You have to be ready for luck. (Neil Leifer)

Digitale Doppelbelichtungen mit analogem Material

Autor: Ralf-Jürgen Stilz | Datum: 22. März 2010 | Kategorie: Lomographie

Bild 1: Selbstportrait im Auto mit der LC-A
Bild 1: Selbstportrait im Auto mit der LC-A Creative Commons License Ralf-Jürgen Stilz

Neulich habe ich mich ja erstmals an der Doppelbelichtung mit der Lomo LC-A versucht. In der gleichen Zeit habe ich auch ein paar Filme testweise verschossen, um die Qualitäten meiner neu ersteigerten LC-A und die verschiedenen Filme im Angebot der lomographischen Gesellschaft zu testen. Beim Betrachten der Ergebnisse kam mir die Idee, eine Doppelbelichtung am Rechner zu erstellen.

Skandal! werden jetzt diejenigen unter Euch rufen, die mich schon etwas länger kennen. Zugegeben, ich bin ja nicht so der Verfechter der digitalen Manipulation, aber hey!, es ist so doch viel einfacher, gute Doppelbelichtungen zu erstellen. Es erlaubt einem tatsächlich, relativ sorgenfrei durch die Gegend zu lomographieren und dabei noch lässige Schnappschussfotografie zu betreiben. Ganz im Sinne der Lomographie! Nachdem die Filme dann entwickelt und gescannt sind, beginnt der kreative Prozess am Rechner. Das Übereinanderlegen der Bilder. Und das hat mir richtig Spaß gemacht.

Bild 2: Kontrastreiches Verkehrsschild
Bild 2: Kontrastreiches Verkehrsschild Creative Commons License Ralf-Jürgen Stilz

Darüberhinaus ist der geneigte Lomograph gar nicht auf das aktuelle Material angewiesen, sondern kann sich durchaus auch älterer Scans aus dem Archiv bedienen. Ganz so, wie es thematisch oder vom Bildaufbau her am besten passt. Oder auch nicht. Der Kreativität sind hier, wie so oft, kaum Grenzen gesetzt.

Gerade die Vermischung von analoger Fotografie und digitalen Techniken finde ich persönlich äusserst spannend. Ebenso wie das Nachahmen analoger Schwächen durch digitales Zubehör, wie es zum Beispiel durch das Subjektiv oder ein Lensbaby erfolgt. Darüber werde ich hier demnächst etwas mehr schreiben, mir schwirren da auch schon ein paar interessante Ideen für zukünftige Projekte im Kopf herum. Mal schauen, was sich realisieren lässt.

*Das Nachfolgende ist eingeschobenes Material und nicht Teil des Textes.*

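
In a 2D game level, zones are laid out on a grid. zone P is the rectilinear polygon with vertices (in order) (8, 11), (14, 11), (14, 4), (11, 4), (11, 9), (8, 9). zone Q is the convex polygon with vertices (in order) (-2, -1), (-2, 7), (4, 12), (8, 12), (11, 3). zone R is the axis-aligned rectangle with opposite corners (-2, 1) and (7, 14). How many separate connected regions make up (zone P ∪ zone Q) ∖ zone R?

(zone P ∪ zone Q) ∖ zone R splits into 2 disjoint pieces (area 50.6282, area 6.5).

2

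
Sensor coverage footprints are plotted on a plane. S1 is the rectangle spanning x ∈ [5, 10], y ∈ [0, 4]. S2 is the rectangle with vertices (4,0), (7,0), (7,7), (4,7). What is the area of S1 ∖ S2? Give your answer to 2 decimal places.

|S1∩S2|: x∈[5,7], y∈[0,4] → 2·4 = 8.
|S1| = 20.
|S1 ∖ S2| = |S1| − |S1∩S2| = 20 − 8 = 12.00.

12.00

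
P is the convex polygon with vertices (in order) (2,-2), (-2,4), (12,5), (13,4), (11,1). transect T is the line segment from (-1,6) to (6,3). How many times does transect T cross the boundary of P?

The segment meets the boundary at (2.857,4.347).

1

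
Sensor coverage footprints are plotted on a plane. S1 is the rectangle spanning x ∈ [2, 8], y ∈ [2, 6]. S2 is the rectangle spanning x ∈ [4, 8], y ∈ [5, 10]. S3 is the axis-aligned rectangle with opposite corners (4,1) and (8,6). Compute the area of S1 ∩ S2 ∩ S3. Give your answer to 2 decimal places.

4.00

The intersection is the polygon with vertices (4,5), (4,6), (8,6), (8,5).
By the shoelace formula its area is 4.00.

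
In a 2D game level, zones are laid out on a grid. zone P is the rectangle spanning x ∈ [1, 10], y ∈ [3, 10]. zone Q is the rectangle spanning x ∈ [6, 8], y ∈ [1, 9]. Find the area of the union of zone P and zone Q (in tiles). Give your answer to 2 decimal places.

By inclusion–exclusion:
Individual areas: |zone P| = 63, |zone Q| = 16.
|zone P∩zone Q|: x∈[6,8], y∈[3,9] → 2·6 = 12.
|zone P ∪ zone Q| = 79 − 12 = 67.00.

67.00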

Für mein Beispiel habe ich dann ein Foto aus dem Archiv (das Selbstportrait) und eins aus der Testserie mit den neuen analogen Filmen der lomographischen Gesellschaft genommen. Das Verkehrsschild wurde auf den Lomo Color Negative ISO 400 gebannt. Das Übereinanderlegen erfolgte mittels Ebenen multiplizieren in Photoshop. Fertig ist die digitale Doppelbelichtungen aus analogem Material.

Digitale Doppelbelichtung
Digitale Doppelbelichtung Creative Commons License Ralf-Jürgen Stilz

Diese Doppelbelichtung wäre zwar auch rein analog möglich gewesen, hätte aber viel mehr Planung und Aufwand erfordert. Und genau das mag ich eigentlich nicht, wenn ich eine Lomo LC-A in die Hand nehme. Meine Ausflüge in die Lomographie sind der Lässigkeit geschuldet und nicht dem Arbeiten nach Vorgabe. Und so finde ich mittels der analogen Unterbrechungen immer wieder zurück in die Welt der Digitalfotografie. Schön!

3 Kommentare bisher

  1. Bin ganz auf Deiner Seite. In meinen Augen fördert die digitale Bearbeitung auch die Kreativität. Man erwischt sich endlich mal wieder dabei, seine alten Aufnahmen zu durchforsten.
    Die LC-A macht übrigens tolle Fotos, soweit man das an dem “digitalisierten” Foto sehen kann. Toller Kontrast.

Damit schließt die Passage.